- DVD cover
- Directed by: Thomas Mercer
- Written by: Thomas Mercer
- Produced by: Tony Grocki Thomas Mercer
- Starring: Glenn Allen
- Cinematography: Justin Maine
- Edited by: Tony Grocki
- Music by: Bryan Cady Chad Lenig
- Release date: June 2006;
- Running time: 110 min
- Country: United States
- Language: English
- Budget: $570,000

= UnCivil Liberties =

2006 American film by Thomas Mercer

UnCivil Liberties is a 2006 film directed by Thomas Mercer and starring Glenn Allen and Tony Grocki.

==Plot==
Set in the near future, UnCivil Liberties imagines a Big Brother–type government that uses technology to spy on its citizens.

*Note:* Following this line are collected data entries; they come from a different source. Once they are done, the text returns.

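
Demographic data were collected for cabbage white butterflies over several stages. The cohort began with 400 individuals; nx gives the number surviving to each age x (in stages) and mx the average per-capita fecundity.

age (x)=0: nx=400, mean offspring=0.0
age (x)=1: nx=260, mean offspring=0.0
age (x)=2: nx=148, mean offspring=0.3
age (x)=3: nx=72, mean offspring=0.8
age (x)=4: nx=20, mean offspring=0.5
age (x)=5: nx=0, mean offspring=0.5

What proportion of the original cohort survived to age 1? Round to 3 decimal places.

l_1 = n_1/n_0 = 260/400 = 0.65 → 0.650

0.650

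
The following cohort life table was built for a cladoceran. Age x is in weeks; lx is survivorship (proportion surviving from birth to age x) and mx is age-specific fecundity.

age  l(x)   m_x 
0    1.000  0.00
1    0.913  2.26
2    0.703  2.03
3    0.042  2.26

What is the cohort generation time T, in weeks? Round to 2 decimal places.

lx·mx: 0, 2.06338, 1.42709, 0.09492 → R0 = 3.58539
x·lx·mx: 0, 2.06338, 2.85418, 0.28476 → Σ = 5.20232
T = 5.20232 / 3.58539 = 1.450977… → 1.45

1.45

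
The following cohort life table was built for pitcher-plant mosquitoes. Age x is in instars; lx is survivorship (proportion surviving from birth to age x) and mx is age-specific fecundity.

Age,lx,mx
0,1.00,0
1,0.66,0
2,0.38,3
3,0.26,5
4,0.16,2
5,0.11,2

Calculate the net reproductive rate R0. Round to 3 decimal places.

2.980

lx·mx by age: 0, 0, 1.14, 1.3, 0.32, 0.22
R0 = Σ lx·mx = 2.98 → 2.980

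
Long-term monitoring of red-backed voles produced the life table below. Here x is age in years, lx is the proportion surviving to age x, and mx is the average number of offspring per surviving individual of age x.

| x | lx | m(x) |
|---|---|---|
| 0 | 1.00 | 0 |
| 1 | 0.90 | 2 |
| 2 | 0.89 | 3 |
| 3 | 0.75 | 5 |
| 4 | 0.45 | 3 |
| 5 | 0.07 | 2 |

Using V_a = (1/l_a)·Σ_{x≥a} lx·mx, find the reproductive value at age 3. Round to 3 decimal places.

lx·mx for x ≥ 3: 3.75, 1.35, 0.14 → sum = 5.24
V_3 = 5.24 / l_3 = 5.24 / 0.75 = 6.986667… → 6.987

6.987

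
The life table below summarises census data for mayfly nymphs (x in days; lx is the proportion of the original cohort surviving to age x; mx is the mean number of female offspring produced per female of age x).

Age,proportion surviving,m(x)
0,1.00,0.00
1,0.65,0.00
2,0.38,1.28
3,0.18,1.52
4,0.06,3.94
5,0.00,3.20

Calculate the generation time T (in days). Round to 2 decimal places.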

A militia assassin, Mike Wilson (Glenn Allen), is hired to kill a government agent, Cynthia Porter (Penny Perkins), who is reluctantly helping develop the technology. Wilson, however, cannot bring himself to assassinate Porter, and soon his partner, Sam Norton (Tony Grocki), is hired to kill Wilson.

After Wilson is dead and the militia headquarters are bombed, Norton decides to adopt Wilson's pacifism, and invites Porter to join him to change the future.